The Mk 11 sniper rifle discharged smoothly, the muzzle lifting slightly with the recoil and pushing back into the hollow of James’s shoulder. The report was muted in the hot desert air and the subsonic round cut across the space and tore through the open window.
In his scope James saw the figure’s head jerk like a boxer taking an inside uppercut. There was an instant of red smear in his sight as blood splashed, then the enemy sniper spun in a half circle and fell over.
“Go,” James said.
McCarter was instantly up and sprinting. Behind him Encizo scrambled over the edge of the hole and raced after him. Both men crossed the street in a dead run, weapons up and ready as James began shifting his weapon back and forth in tight vectors to cover the building front.
McCarter crossed the open street and spun to throw his back into the wall beside the front door of the building. Half a second later Encizo repeated the motion, his MP-7 pointed down the street.
McCarter checked once before proceeding through the gaping doorway. He charged into the room, turning left and trying to move along the wall. Encizo came in and peeled right, coming to one knee and checking the room with his muzzle leading the way.
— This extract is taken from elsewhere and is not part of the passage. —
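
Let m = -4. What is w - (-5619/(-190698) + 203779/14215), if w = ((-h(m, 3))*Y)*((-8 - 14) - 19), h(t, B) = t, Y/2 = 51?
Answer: -15128245102929/903590690 ≈ -16742.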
Both men scanned the darkened chamber through their low-light goggles.
The front doors to the building had been blown out during the Iraqi raid and the room saturated with grenades and automatic-weapons fire. The two Phoenix warriors found themselves in a small lobby with a cracked and collapsed desk, a line of busted and dented mailboxes, a pitted and pocked elevator and two fire-scarred doorways. One of the interior doors had been blown off its hinges, revealing a staircase leading upward. The second sagged in place, as perforated as a cheese grater.
McCarter carefully moved forward and checked both doorways before turning and giving Encizo the thumbs-up signal. The combat swimmer turned and went to the doorway so that James could see him. He lifted a finger and spoke into his throat mike.
“Come across,” he said. “We’ll clear upward.”
“Acknowledged,” James replied.
Encizo turned back into the room just as he heard footsteps on the staircase. Booted feet pounded the wooden steps as someone jogged downward making no effort to conceal his movement. Encizo blinked and McCarter disappeared, moving smoothly to rematerialize next to the stairway access, back to the wall and sound-suppressed Browning pistol up.
Wearing a headscarf and American Army chocolate-chip-pattern camouflage uniform, a Shiite militia member with an AKM came out of the stairway and strolled casually into the room. On one knee Encizo centered his machine pistol on the irregular.
Oblivious to the shadows in the room, the man started walking across the floor toward the street. McCarter straightened his arm out. The Browning was a bulky silhouette in his hand, the cylinder of the suppressor a blunt oval in the gloom.
There was a whispered thwat-thwat and the front of the Iraqi’s forehead came away in jigsaw chunks. The man dropped straight down to his knees, then tumbled forward onto his face with a wet sound.
Encizo kept the muzzle of his machine pistol trained on the doorway in case the man wasn’t alone, but there was no sign of motion from the staircase as McCarter shifted his aim and cleared the second door.